Fue la Primera Cumbre de las Américas, en diciembre de 1994, la que le dio el mandato a la OEA de elaborar y poner en práctica una Convención Interamericana Contra la Corrupción, CICIC, la cual fue aprobada en 1996 y entró en pleno funcionamiento en 2001. Más adelante, se aprobó el Mecanismo de Seguimiento a la Implementación de la Convención Interamericana contra la Corrupción, MESICIC.

Adicionalmente, desde la Secretaría General, hemos seguido trabajando el tema sobre otras variables como la creación de la Misión de Apoyo Contra la Corrupción y la Impunidad en Honduras, MACCIH, que ha venido trabajando arduamente desde entonces y cuyos resultados en estos últimos tres cuatro meses se han acelerado. Cada vez son mejores, cada vez son más fuertes y cada vez mejores capacidades.

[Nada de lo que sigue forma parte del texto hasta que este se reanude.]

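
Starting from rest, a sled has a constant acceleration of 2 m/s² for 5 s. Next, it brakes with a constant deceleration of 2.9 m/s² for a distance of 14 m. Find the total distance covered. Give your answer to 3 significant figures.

Phase 1 (accelerating): v₀ = 0 m/s, a = 2 m/s².
v = v₀ + at = 0 + (2)(5) = 10.0 m/s
Δx = v₀t + ½at² = 0·5 + 0.5·2·5² = 25.0 m

Phase 2 (decelerating): v₀ = 10.0 m/s, a = -2.9 m/s².
v² = v₀² + 2aΔx = 10.0² + 2·-2.9·14 = 18.8 → v = 4.34 m/s
t = (v − v₀)/a = (4.34 − 10.0)/-2.9 = 1.95 s
Total distance = 25.0 + 14.0 = 39.0 m

39.0 m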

Infortunadamente, y a pesar de los importantes esfuerzos que llevan a cabo lo países por combatir este fenómeno, y se diseñan nuevos mecanismos para enfrentar este problema, la corrupción se mantiene como una grave amenaza en contra de la gobernabilidad democrática, no solamente en las Américas, sino en el resto del mundo.

Es por eso que hoy estamos acá, para dar seguimiento a los mandatos emanados de la Última Cumbre de las Américas en Lima, y al Compromiso de “Gobernabilidad democrática frente a la corrupción”.

Para dar un paso más junto al Banco Mundial en la promoción de la Probidad, en la promoción y el apoyo al desarrollo de instituciones, normas sociales y capacidades en los países del continente para fortalecer la gobernanza, la transparencia y la rendición de cuentas.

Ese es el espíritu que guía este Acuerdo de Panamá, un acuerdo que permita fortalecer la democracia y el acceso a los derechos económicos sociales y culturales mediante recomendaciones para facilitar y fortalecer la movilización de recursos para el Desarrollo.

Alentamos a los Poderes de los Estados, de los sistemas políticos, al sector privado, a la sociedad civil, y a los medios de comunicación a sumarse a este Acuerdo, a difundirlo y a promoverlo.